The transition of the UK National Lottery licence will go ahead as planned after Camelot’s legal bid to prevent the handover to Allwyn was thrown out by the High Court.
Camelot, who have been the preferred supplier since the lottery’s foundation in 1994, lost out to Allwyn in a competition that saw the European firm graded as a better prospect, in the eyes of the UK Gambling Commission, than the incumbent.
The baton was supposed to be passed in August 2023, however delays – brought about by the global crisi, amongst other things – saw the transition moved back an additional six months.
And Camelot wanted to extend that delay even further, with their legal challenge indefinitely suspending the handover until the outstanding matters had been solved in court.
But a High Court judge has now ruled that the transition can continue on the agreed timeline – pending a further legal battle that will unfold in October as Camelot seek damages from the Gambling Commission.
Reflecting on the High Court’s decision, a spokesperson for the regulator said:
“On 15 March, the Gambling Commission announced Allwyn Entertainment as preferred applicant for the fourth National Lottery licence.

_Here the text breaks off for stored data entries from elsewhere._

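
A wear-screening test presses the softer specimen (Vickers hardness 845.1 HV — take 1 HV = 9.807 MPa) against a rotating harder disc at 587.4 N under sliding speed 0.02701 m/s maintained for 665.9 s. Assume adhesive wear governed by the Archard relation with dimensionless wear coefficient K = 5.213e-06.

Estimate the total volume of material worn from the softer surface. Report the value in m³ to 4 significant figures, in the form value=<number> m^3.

All working math runs at exact precision, and intermediates are shown rounded — one last rounding to 4 significant digits.
Convert: Path length L = v·t = 0.02701 m/s × 665.9 s = 17.99 m.
Convert: Hardness H = 845.1 HV × 9.807 MPa/HV = 8288 MPa = 8.288e+09 Pa.
Working in SI base units: W = 587.4 N, H = 8.288e+09 Pa, K = 5.213e-06.
The Archard volume V = K·W·L/H = 5.213e-06 · 587.4 · 17.99 / 8.288e+09 = 6.645e-12 m³.

value=6.645e-12 m^3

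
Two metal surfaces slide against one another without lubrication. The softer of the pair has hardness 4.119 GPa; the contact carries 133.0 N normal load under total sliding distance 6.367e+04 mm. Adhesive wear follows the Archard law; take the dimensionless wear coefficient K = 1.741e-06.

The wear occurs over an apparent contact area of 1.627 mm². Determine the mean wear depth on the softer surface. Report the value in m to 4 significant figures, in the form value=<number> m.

value=2.200e-06 m

Intermediates are displayed rounded — every step carries full precision. Rounded once at the end, at four significant figures.
Distance L = 6.367e+04 mm = 63.67 m.
Hardness H = 4.119 GPa = 4.119e+09 Pa.
Contact area A = 1.627 mm² = 1.627e-06 m².
Collected in SI base units: W = 133.0 N, H = 4.119e+09 Pa, K = 1.741e-06.
Worn volume V = K·W·L/H = 1.741e-06 · 133.0 · 63.67 / 4.119e+09 = 3.579e-12 m³.
Wear depth h = V/A = 3.579e-12 / 1.627e-06 = 2.200e-06 m.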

“The Commission subsequently received legal proceedings in relation to the competition process, placing an automatic suspension on our ability to formally award the licence to Allwyn. We made clear that disrupting the implementation of Allwyn’s plans would present potentially severe consequences for the National Lottery and good causes.
“Today – 29 June – the court agreed to lift the suspension. We will, therefore, begin the important work of formally awarding the licence to Allwyn.”
In response, a representative from Camelot described the decision as ‘disappointing’, but that the company believes they still have a ‘very strong legal case’ against the regulator.
Another Day in Court
All of the parties will renew their acquaintances in the courts in October – that’s when Camelot will make their accusation that the Commission’s competition for the next lottery licence delivered a ‘badly wrong’ verdict.
Their chief executive, Nigel Railton, said back in April:
“We are launching a legal challenge today in our capacity as an applicant for the fourth [National Lottery] licence, because we firmly believe that the Gambling Commission has got this decision badly wrong.
“When we received the result, we were shocked by aspects of the decision,” Railton continued. “Despite lengthy correspondence, the commission has failed to provide a satisfactory response. We are therefore left with no choice but to ask the court to establish what happened.”
The regulator has consistently played a straight bat in return, and poo-pooed any notion that Camelot had been treated unfairly.
“We regret Camelot’s decision to bring legal proceedings following the outcome of a highly successful competition for the fourth National Lottery licence,” a statement from the Commission read. “The competition and our evaluation have been carried out fairly and lawfully in accordance with our statutory duties, and we are confident that a court would come to that conclusion.
“We have taken every step possible to ensure a level playing field for all interested parties, to enable us to appoint a licensee who will engage and protect players, run the National Lottery with integrity and ensure the National Lottery continues to support good causes and their contribution to society.”